As SafetyAtWorkBlog has no legal expertise restorative justice needed some investigation. Below are some useful definitions and descriptions:
“Restorative justice is a theory of justice that relies on reconciliation rather than punishment. The theory relies on the idea that a well-functioning society operates with a balance of rights and responsibilities. When an incident occurs which upsets that balance, methods must be found to restore the balance, so that members of the community, the victim, and offender, can come to terms with the incident and carry on with their lives.”
“Restorative justice brings victims, offenders and communities together to decide on a response to a particular crime. It’s about putting victims’ needs at the centre of the criminal justice system and finding positive solutions to crime by encouraging offenders to face up to their actions.”
“The term “restorative justice” is often used to describe many different practices that occur at various stages of the criminal justice system including:
- Diversion from court prosecution (i.e. to a separate process for determining justice);
- Actions taken in parallel with court decisions (e.g. referral to health, education and employment assessment, etc.); and
- Meetings between victims and offenders at any stage of the criminal process (e.g. arrest, pres-sentence and prison release.”

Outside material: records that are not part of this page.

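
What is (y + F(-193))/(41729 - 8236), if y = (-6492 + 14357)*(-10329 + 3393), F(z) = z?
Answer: -54551833/33493 ≈ -1628.8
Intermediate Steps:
y = -54551640 (y = 7865*(-6936) = -54551640)
(y + F(-193))/(41729 - 8236) = (-54551640 - 193)/(41729 - 8236) = -54551833/33493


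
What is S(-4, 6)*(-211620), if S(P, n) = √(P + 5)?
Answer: -211620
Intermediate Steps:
S(P, n) = √(5 + P)
S(-4, 6)*(-211620) = √(5 - 4)*(-211620) = √1*(-211620) = 1*(-211620) = -211620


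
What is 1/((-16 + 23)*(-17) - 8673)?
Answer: -1/8792 ≈ -0.00011374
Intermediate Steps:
1/((-16 + 23)*(-17) - 8673) = 1/(7*(-17) - 8673) = 1/(-119 - 8673) = 1/(-8792) = -1/8792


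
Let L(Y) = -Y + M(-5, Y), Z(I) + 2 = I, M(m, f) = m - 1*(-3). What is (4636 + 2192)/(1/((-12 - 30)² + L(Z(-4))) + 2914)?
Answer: 12071904/5151953 ≈ 2.3432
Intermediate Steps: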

[Of course, one can also read the Wikipedia entry)
The intention of restorative justice has more often been to reduce the likelihood of a re-offence. The application of restorative justice for workplace fatalities seems to be slightly different. In America, it would be difficult to avoid using the word “closure” (a phrase SafetyAtWorkBlog refuses to use as there is never a close to grief, only a way of living with it) as one of the aims of the workplace fatality application.
There are many effects of a workplace fatality on executives and companies. It is hard to imagine a company that, after one fatality, would not do all it could to avoid another. Restorative justice has the potential to heal the surviving victims – family and company. It can also reduce the animosity that often results from the traditional adversarial justice system, particularly for those participants who may not have been exposed to such processes before.